The Putin-Trump summit in Helsinki, which will kick off in a few hours’ time, is not meant to deliver any breakthroughs. That is not the prevailing expectation – and I believe that is the right approach. The two presidents should begin instead with improving the underlying emotional background of Russian-US relations. They should aim to strike the right tone for a bilateral dialogue, and turn that dialogue from a one-off affair into a systemic process. If they succeed – as well they might – then Helsinki can open up a window of opportunity: not even for a breakthrough, but for some light at the end of the tunnel. It will be a chance to leave the ‘crisis management’ phase behind, a chance to start defusing the confrontation and mending fences. A chance to send a signal to the rest of the world. The world is waiting.

Even though the Helsinki summit will be more about the right feel and a positive vibe than genuine substance, the two presidents must nevertheless find a way to make some substantive steps. They must engage the transmission before they can hit the gas. By definition, those steps can’t be many: one or two, perhaps three at the very most.

The first such step could be to formulate a joint strategic program of combating international terrorism. Some movements in that direction were made right after 9/11, but the vast untapped potential of joint action on that front was never exploited. Meanwhile, the common threat of international terrorism is right at our gate, both in Russia and in America. It is in our shared vital interests to behead that hydra. It is not beyond our powers, if only we were to pool our strengths. There are three clear priorities in this area: working together to defeat terrorists in the Middle East; cooperation against the financing of terrorism; and minimizing the risk of terrorists gaining access to weapons of mass destruction. The Russian and US positions on the Syrian settlement are in fact much closer today than it might appear to a casual observer – and that is a good reason for cautious optimism.

The second step would be to adopt a bilateral strategic program against nuclear weapons proliferation. In that particular area, we already have a solid foundation: back in 1968, the Soviet Union and the United States were the founding fathers of the Nuclear Non-Proliferation Treaty (NPT). That treaty was even dubbed “a Soviet-American condominium”, even though it now brings together more than 180 states. A new Cold War between Russia and the West could well cause cracks to form in that foundation. A global spread of nuclear weapons would be equally dangerous for our two countries. Putin and Trump both have a strong interest in keeping the NPT afloat. There is, however, one snag: the two don’t agree on Iran. Trump is determined to wreck the Joint Comprehensive Plan of Action on Iran, a multilateral agreement of which Russia, incidentally, is a key member. Washington has already pulled out of the Iranian deal. Moscow believes – and rightly so – that the decision was unwise, to say the least. It is not prepared to let Tehran down for the sake of pleasing Washington – so the differences on Iran will remain. Nevertheless, if Russia and the United States were to start building a joint strategy of combating nuclear proliferation and strengthening the NPT, such a strategy would prevent ongoing disagreements on some individual issues from derailing their entire relationship.

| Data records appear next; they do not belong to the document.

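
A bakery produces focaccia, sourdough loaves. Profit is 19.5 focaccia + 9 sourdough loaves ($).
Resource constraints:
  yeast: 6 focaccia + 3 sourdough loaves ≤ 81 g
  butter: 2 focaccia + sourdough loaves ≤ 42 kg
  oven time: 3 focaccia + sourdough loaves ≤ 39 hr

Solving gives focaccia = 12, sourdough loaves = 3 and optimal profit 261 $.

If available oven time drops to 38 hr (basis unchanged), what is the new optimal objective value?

Check each constraint at x*: yeast 81/81 (tight); butter 27/42 (slack 15); oven time 39/39 (tight).
Since butter is not tight, its dual is 0.
The binding rows give the dual system: 6·y_yeast + 3·y_oven time = 19.5 and 3·y_yeast + 1·y_oven time = 9.
This yields shadow prices y_yeast = 2.5, y_oven time = 1.5.
Δz = y_oven time·Δb = 1.5 × (-1) = -1.5, so new z* = 261 − 1.5 = 259.5.

259.5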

The third possible step is a joint Russian-US program on confidence-building measures in cyberspace. The two countries could eventually lead the way in developing binding international rules on cybersecurity. For the time being, Washington does not seem prepared to take a step in that direction – mostly for domestic political reasons. Nevertheless, this could perhaps be one of the topics to discuss at the next summit after Helsinki.

After all, if Helsinki ends on a vaguely positive note, that is when the actual work will begin in preparation for a future summit, where a positive vibe will no longer be enough if it fails to yield substance.